“It takes 20 years to build a reputation and five minutes to ruin it. If you think about that, you’ll do things differently,” says the reputable business guru, Warren Buffet. Mentor and personal development coach Tamsen Garrie tell us about the importance of reputation in business.
Reputation is the estimation or opinion in which a person, a company or a product is commonly held, by others. As we progress through life, we develop beliefs, values and behaviours that distinguish our character and it’s our character that defines who we are and what we stand for.
However, our reputation is something quite different. It’s driven by other people’s perception of our character and it is the by-product of the behaviour that we demonstrate repeatedly over time. It is the result not so much of what we say and do, but of what other people think and say about what we say and do.
It’s often said that our reputation precedes us and for this reason it is incredibly important, especially in business. It is a great time-saver because it means that we don’t have to develop relationships with each and every person, company or product in order to make an assessment. If you look around you now at both your immediate and wider network, there will be some people with whom you identify based mainly, if not solely, on their reputation. Some of them you will have positive impressions of and perhaps even feel comfortable recommending to others, even though you haven’t had any direct contact with them. If you removed reputation from the equation, many of these people would simply be strangers with whom you have little way of relating.
Similarly, we are being evaluated every day by our peers, our clients and our friends both individually, and based on our associations with other people and groups.
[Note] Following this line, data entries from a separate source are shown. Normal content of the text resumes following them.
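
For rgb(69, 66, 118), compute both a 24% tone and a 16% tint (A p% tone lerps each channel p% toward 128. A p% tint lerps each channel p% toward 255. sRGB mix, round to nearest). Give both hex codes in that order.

24% tone:
  R: 69 + 0.24×(128−69) = 69 + 14.16 = 83.16 → 83
  G: 66 + 0.24×(128−66) = 66 + 14.88 = 80.88 → 81
  B: 118 + 2.4 = 120.4 → 120
  → #535178
16% tint:
  R: 69 + 0.16×(255−69) = 69 + 29.76 = 98.76 → 99
  G: 66 + 30.24 = 96.24 → 96
  B: 118 + 0.16×(255−118) = 118 + 21.92 = 139.92 → 140
  → #63608c

#535178, #63608c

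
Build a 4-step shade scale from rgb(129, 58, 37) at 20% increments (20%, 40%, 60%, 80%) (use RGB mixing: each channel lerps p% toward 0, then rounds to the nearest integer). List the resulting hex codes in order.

#672E1E, #4D2316, #34170F, #1A0C07

20%: (129 − 25.8 = 103.2→103, 58 − 11.6 = 46.4→46, 37 − 7.4 = 29.6→30) → #672E1E
40%: (129 − 51.6 = 77.4→77, 58 − 23.2 = 34.8→35, 37 − 14.8 = 22.2→22) → #4D2316
60%: (129 − 77.4 = 51.6→52, 58 − 34.8 = 23.2→23, 37 − 22.2 = 14.8→15) → #34170F
80%: (129 − 103.2 = 25.8→26, 58 − 46.4 = 11.6→12, 37 − 29.6 = 7.4→7) → #1A0C07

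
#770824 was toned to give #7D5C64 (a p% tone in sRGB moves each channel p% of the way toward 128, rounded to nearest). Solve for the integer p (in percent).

#770824 is rgb(119, 8, 36); #7D5C64 is rgb(125, 92, 100).
On the G channel (widest range): 92 ≈ 8 + (p/100)(128 − 8), so p ≈ 100×(92 − 8)/(128 − 8) = 8400/120 = 70.00.
p = 70 reproduces all three channels after rounding.

70%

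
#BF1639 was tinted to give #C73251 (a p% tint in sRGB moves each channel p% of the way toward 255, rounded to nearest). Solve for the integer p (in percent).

#BF1639 is rgb(191, 22, 57); #C73251 is rgb(199, 50, 81).
On the G channel (widest range): 50 ≈ 22 + (p/100)(255 − 22), so p ≈ 100×(50 − 22)/(255 − 22) = 2800/233 = 12.02.
p = 12 reproduces all three channels after rounding.

12%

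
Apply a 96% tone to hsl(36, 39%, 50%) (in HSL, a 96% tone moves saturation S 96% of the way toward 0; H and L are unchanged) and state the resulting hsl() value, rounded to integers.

hsl(36, 2%, 50%)

S moves 96% from 39 toward 0: 39 − 37.44 = 1.56 → 2.
H and L are unchanged.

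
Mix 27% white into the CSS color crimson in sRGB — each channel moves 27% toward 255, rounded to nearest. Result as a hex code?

CSS crimson is rgb(220, 20, 60).
Lerp each channel 27% toward 255:
  R: 220 + 9.45 = 229.45 → 229
  G: 20 + 0.27×(255−20) = 20 + 63.45 = 83.45 → 83
  B: 60 + 0.27×(255−60) = 60 + 52.65 = 112.65 → 113
rgb(229, 83, 113) = #E55371.

#E55371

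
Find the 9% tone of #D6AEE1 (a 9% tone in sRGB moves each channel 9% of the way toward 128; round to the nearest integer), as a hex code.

#D6AEE1 is rgb(214, 174, 225).
Per channel, c → c + 0.09(128 − c):
  R: 214 − 7.74 = 206.26 → 206
  G: 174 − 4.14 = 169.86 → 170
  B: 225 − 8.73 = 216.27 → 216
rgb(206, 170, 216) = #CEAAD8.

#CEAAD8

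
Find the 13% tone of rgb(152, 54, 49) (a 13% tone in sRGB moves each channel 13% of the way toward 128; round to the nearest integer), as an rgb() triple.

Lerp each channel 13% toward 128:
  R: 152 − 3.12 = 148.88 → 149
  G: 54 + 9.62 = 63.62 → 64
  B: 49 + 10.27 = 59.27 → 59

rgb(149, 64, 59)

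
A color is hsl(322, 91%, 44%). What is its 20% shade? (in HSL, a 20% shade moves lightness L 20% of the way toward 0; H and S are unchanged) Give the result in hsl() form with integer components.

L moves 20% from 44 toward 0: 44 − 8.8 = 35.2 → 35.
H and S are unchanged.

hsl(322, 91%, 35%)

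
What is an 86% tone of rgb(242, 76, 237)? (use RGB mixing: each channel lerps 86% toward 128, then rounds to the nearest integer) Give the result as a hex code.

Per channel, c → c + 0.86(128 − c):
  R: 242 + 0.86×(128−242) = 242 − 98.04 = 143.96 → 144
  G: 76 + 0.86×(128−76) = 76 + 44.72 = 120.72 → 121
  B: 237 + 0.86×(128−237) = 237 − 93.74 = 143.26 → 143
rgb(144, 121, 143) = #90798f.

#90798f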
People are making judgements about us all the time based on their perception of who we are and what we stand for, and those judgements are often articulated to other people who then make judgements based on what they perceive and so it goes on. Perception is reality and so often reputation precedes reality, and that’s why it is so important.
A ‘helpful’ reputation is one that is consistent regardless of the social group (work, social, family etc.) and which is formed through repeated, consistent behaviour over time. When your reputation is helpful it supports you, and when it is not, it closes doors.
What can you do to ensure that your reputation is ‘helpful’?
Think about who you are and what you stand for and write those things down. Now think about what you want to achieve in your life, business and/or career and write those things down. Then think about how your current behaviour represents who you are and supports your goals: in your life, in your business, in your career, in your network and in your social interactions. Does your behaviour back-up who you present yourself to be?
Now answer the following questions:
- What do you think other people think of you?
- What things do you know other people say about you?
- What things have been written about you, or relayed back to you?
- What do you know you are you ‘known’ for?
- How would you describe your reputation?
Once you have answered these questions, put a star next to the things about your current reputation that you are happy with, and circle the ones you’re not.
Now answer the following questions:
- What do you want people to think of you?
- What do you want people to say about you?
- What do you want people to read and hear about you?
- What do you want to be ‘known’ for?
What are the gaps? What reputational qualities do you want to create? Write them down. And then write down the behaviour changes you need to make to make that happen. Ensuring that your behaviour reflects the things that are important to you, both in terms of how you are perceived and also in terms of what you need to ‘do’ to achieve your goals, will ensure that your reputation supports you in doing so.
It’s not enough to simply BE that person. You need to be SEEN to be that person too.